Accra, July 15 - The Ghanaian government has converted the committee set up to investigate Black Stars' poor performance at the just-ended FIFA World Cup in Brazil into a presidential Commission with the powers of a high court.

The decision for the conversion was to ensure that people were compelled to give evidence during the investigations, Mahama Ayariga, Minister of Youth and Sports told Parliament Monday, reports Xinhua.

He explained that the Commission of inquiry would also allow prosecutions if adverse findings were established after the investigations.

We have had to change our minds later in the process and have a commission of inquiry instead; and I can assure you that what largely informed the process is our own observation of public discussions and what Ghanaians will prefer, he said.

The setting up of the Commission became necessary after Ghana's first round exit in the 2014 World Cup.

The Ghana Black Stars failed to make it past the first round after they picked up a point from the three group games played against the United States, Germany and Portugal.

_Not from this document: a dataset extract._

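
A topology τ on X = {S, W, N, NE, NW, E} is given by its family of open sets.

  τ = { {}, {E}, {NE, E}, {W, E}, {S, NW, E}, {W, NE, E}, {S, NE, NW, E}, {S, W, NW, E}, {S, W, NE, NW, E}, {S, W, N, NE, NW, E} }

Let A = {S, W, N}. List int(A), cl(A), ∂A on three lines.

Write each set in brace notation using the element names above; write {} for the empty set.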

The committee, headed by Justice Senyo Dzamefe, an Appeals Court Judge, was therefore instituted to enquire into matters relating to team's preparation for the tournament and possible lapses therein which might have caused their early exit from the tournament.

It will also inquire into matters relating to the treatment of Ghanaian football fans who were sent to support the Black Stars and advise government on the financing of activities of the Black Stars and other national teams, among other matters of public interest concerning the organisation of Ghana's Black Stars' participation in the tournament.

A cross-section of the Ghanaians, backed by some officials of the Ghana Football Association, (GFA), see the establishment of the Commission as government interference in the affairs of the GFA, an instance which is frowned by world football governing body, FIFA.

But Ayariga believes a forward-looking inquiry would expose lapses to engender reforms to improve the organisation of the country's participation in future football tournaments.

He said his ministry had no doubt that FIFA would have no objection to participating nations reviewing and inquiring into their poor performance with a view to carrying out reforms that would improve their national teams.

Stronger teams will ensure more exciting FIFA tournaments, he told parliament last Wednesday.